Former Obama budget chief Peter Orszag has made a startling warning: A middle-class tax increase is unavoidable, but it will probably take a bond crisis to push politicians to act.
“International investors would be wise to pay close attention to fiscal trends within the U.S.,” Orszag writes in the Financial Times opinion section. The former director of the Office of Management and Budget is now a vice chairman of global banking at Citigroup.
Obama fought hard to stave off a middle-class tax increase, bowing to pressure to delay tax increases on wealthy Americans in a two-year deal with Republicans that also kept down taxes on those earning under $250,000.
Meanwhile, the U.S. debt has hit $14 trillion and foreign holders of U.S. bonds are rightly nervous about the potential for a federal default.
Orszag says that the correct path forward is increased stimulus and then major deficit reduction to take place in two to three years.

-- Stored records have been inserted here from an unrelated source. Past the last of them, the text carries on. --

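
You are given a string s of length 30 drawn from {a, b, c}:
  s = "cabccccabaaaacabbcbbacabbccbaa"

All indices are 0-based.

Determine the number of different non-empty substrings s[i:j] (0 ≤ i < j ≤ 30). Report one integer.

402

sorted suffixes:
  #0 SA[0]=29  'a'
  #1 SA[1]=28  'aa'
  #2 SA[2]=9  'aaaacabbcbbacabbccbaa'
  #3 SA[3]=10  'aaacabbcbbacabbccbaa'
  #4 SA[4]=11  'aacabbcbbacabbccbaa'
  #5 SA[5]=7  'abaaaacabbcbbacabbccbaa'
  #6 SA[6]=14  'abbcbbacabbccbaa'
  #7 SA[7]=22  'abbccbaa'
  #8 SA[8]=1  'abccccabaaaacabbcbbacabbccbaa'
  #9 SA[9]=12  'acabbcbbacabbccbaa'
  #10 SA[10]=20  'acabbccbaa'
  #11 SA[11]=27  'baa'
  #12 SA[12]=8  'baaaacabbcbbacabbccbaa'
  #13 SA[13]=19  'bacabbccbaa'
  #14 SA[14]=18  'bbacabbccbaa'
  #15 SA[15]=15  'bbcbbacabbccbaa'
  #16 SA[16]=23  'bbccbaa'
  #17 SA[17]=16  'bcbbacabbccbaa'
  #18 SA[18]=24  'bccbaa'
  #19 SA[19]=2  'bccccabaaaacabbcbbacabbccbaa'
  #20 SA[20]=6  'cabaaaacabbcbbacabbccbaa'
  #21 SA[21]=13  'cabbcbbacabbccbaa'
  #22 SA[22]=21  'cabbccbaa'
  #23 SA[23]=0  'cabccccabaaaacabbcbbacabbccbaa'
  #24 SA[24]=26  'cbaa'
  #25 SA[25]=17  'cbbacabbccbaa'
  #26 SA[26]=5  'ccabaaaacabbcbbacabbccbaa'
  #27 SA[27]=25  'ccbaa'
  #28 SA[28]=4  'cccabaaaacabbcbbacabbccbaa'
  #29 SA[29]=3  'ccccabaaaacabbcbbacabbccbaa'

SA = [29, 28, 9, 10, 11, 7, 14, 22, 1, 12, 20, 27, 8, 19, 18, 15, 23, 16, 24, 2, 6, 13, 21, 0, 26, 17, 5, 25, 4, 3]
rank  pair      lcp
   1  s[29:],s[28:]  1  'a'
   2  s[28:],s[9:]  2  'aa'
   3  s[9:],s[10:]  3  'aaa'
   4  s[10:],s[11:]  2  'aa'
   5  s[11:],s[7:]  1  'a'
   6  s[7:],s[14:]  2  'ab'
   7  s[14:],s[22:]  4  'abbc'
   8  s[22:],s[1:]  2  'ab'
   9  s[1:],s[12:]  1  'a'
  10  s[12:],s[20:]  6  'acabbc'
  11  s[20:],s[27:]  0  ''
  12  s[27:],s[8:]  3  'baa'
  13  s[8:],s[19:]  2  'ba'
  14  s[19:],s[18:]  1  'b'
  15  s[18:],s[15:]  2  'bb'
  16  s[15:],s[23:]  3  'bbc'
  17  s[23:],s[16:]  1  'b'
  18  s[16:],s[24:]  2  'bc'
  19  s[24:],s[2:]  3  'bcc'
  20  s[2:],s[6:]  0  ''
  21  s[6:],s[13:]  3  'cab'
  22  s[13:],s[21:]  5  'cabbc'
  23  s[21:],s[0:]  3  'cab'
  24  s[0:],s[26:]  1  'c'
  25  s[26:],s[17:]  2  'cb'
  26  s[17:],s[5:]  1  'c'
  27  s[5:],s[25:]  2  'cc'
  28  s[25:],s[4:]  2  'cc'
  29  s[4:],s[3:]  3  'ccc'

n(n+1)/2 = 30·31/2 = 465
Σ LCP = 0 + 1 + 2 + 3 + 2 + 1 + 2 + 4 + 2 + 1 + 6 + 0 + 3 + 2 + 1 + 2 + 3 + 1 + 2 + 3 + 0 + 3 + 5 + 3 + 1 + 2 + 1 + 2 + 2 + 3 = 63
distinct = 465 − 63 = 402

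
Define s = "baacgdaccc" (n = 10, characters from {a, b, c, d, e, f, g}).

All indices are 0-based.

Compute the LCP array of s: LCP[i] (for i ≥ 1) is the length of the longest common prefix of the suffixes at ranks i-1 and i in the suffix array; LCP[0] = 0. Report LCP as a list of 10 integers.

rank→(start, suffix):
  0 → (1, 'aacgdaccc')
  1 → (6, 'accc')
  2 → (2, 'acgdaccc')
  3 → (0, 'baacgdaccc')
  4 → (9, 'c')
  5 → (8, 'cc')
  6 → (7, 'ccc')
  7 → (3, 'cgdaccc')
  8 → (5, 'daccc')
  9 → (4, 'gdaccc')

SA = [1, 6, 2, 0, 9, 8, 7, 3, 5, 4]
rank  pair      lcp
   1  s[1:],s[6:]  1  'a'
   2  s[6:],s[2:]  2  'ac'
   3  s[2:],s[0:]  0  ''
   4  s[0:],s[9:]  0  ''
   5  s[9:],s[8:]  1  'c'
   6  s[8:],s[7:]  2  'cc'
   7  s[7:],s[3:]  1  'c'
   8  s[3:],s[5:]  0  ''
   9  s[5:],s[4:]  0  ''

[0, 1, 2, 0, 0, 1, 2, 1, 0, 0]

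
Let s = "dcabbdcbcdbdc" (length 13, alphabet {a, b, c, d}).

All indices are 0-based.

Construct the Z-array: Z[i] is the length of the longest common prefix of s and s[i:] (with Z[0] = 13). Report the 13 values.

[13, 0, 0, 0, 0, 2, 0, 0, 0, 1, 0, 2, 0]

Z[0]=13
i=1: i≥r, start 0; Z[1]=0
i=2: i≥r, start 0; Z[2]=0
i=3: i≥r, start 0; Z[3]=0
i=4: i≥r, start 0; Z[4]=0
i=5: i≥r, start 0; Z[5]=2 scan→box=[5,7)
i=6: min(r-i=1, Z[1]=0)=0; Z[6]=0
i=7: i≥r, start 0; Z[7]=0
i=8: i≥r, start 0; Z[8]=0
i=9: i≥r, start 0; Z[9]=1 scan→box=[9,10)
i=10: i≥r, start 0; Z[10]=0
i=11: i≥r, start 0; Z[11]=2 scan→box=[11,13)
i=12: min(r-i=1, Z[1]=0)=0; Z[12]=0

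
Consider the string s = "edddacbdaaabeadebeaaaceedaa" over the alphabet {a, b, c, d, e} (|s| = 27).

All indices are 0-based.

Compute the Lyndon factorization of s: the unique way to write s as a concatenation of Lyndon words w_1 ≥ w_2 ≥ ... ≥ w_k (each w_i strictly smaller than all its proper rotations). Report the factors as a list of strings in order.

emit factor 1: 'e' (i=0, period=1)
emit factor 2: 'd' (i=1, period=1)
emit factor 3: 'd' (i=2, period=1)
emit factor 4: 'd' (i=3, period=1)
emit factor 5: 'acbd' (i=4, period=4)
emit factor 6: 'aaabeadebeaaaceed' (i=8, period=17)
emit factor 7: 'a' (i=25, period=1)
emit factor 8: 'a' (i=26, period=1)

["e", "d", "d", "d", "acbd", "aaabeadebeaaaceed", "a", "a"]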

The payroll tax holiday in the Obama tax bargain has taken care of the stimulus but nothing has been done about the deficit, he writes.
“Most fundamentally, it is difficult to see how the medium-term federal deficit can be reduced to sustainable levels without additional tax revenues from those earning less than $250,000 a year. And yet it is equally difficult to see the political system embracing that reality without being forced to do so by the bond market,” Orszag writes.
He goes on to predict a fiscal crisis unless policy makers move on the deficit.
At the state level, he predicts not bankruptcy but a general stoppage in state government, since bondholders are “privileged creditors” in most states. At the city level, Orszag predicts, we could see bankruptcies, but some will fall back on states for bailouts.
“Even if the relevant state government decides not to step in, and a city is forced to default, the direct macroeconomic consequences are unlikely to be substantial—unless that default triggers others to follow,” Orszag writes. “In this scenario the possible contagion effect among investors in the debts of different cities is a crucial consideration.”
Republicans have raised the stakes on the state bankruptcy idea, floating a plan to let states go “out of business” and thus renegotiate labor contracts and pensions strangling state budgets in the recession.
“We’re going to look at state and municipal budget issues, their unfunded and underfunded pension liabilities as well as the impact defaults and bankruptcies of municipalities would have on the bond market,” Rep. Patrick McHenry (R-NC) told Bloomberg News.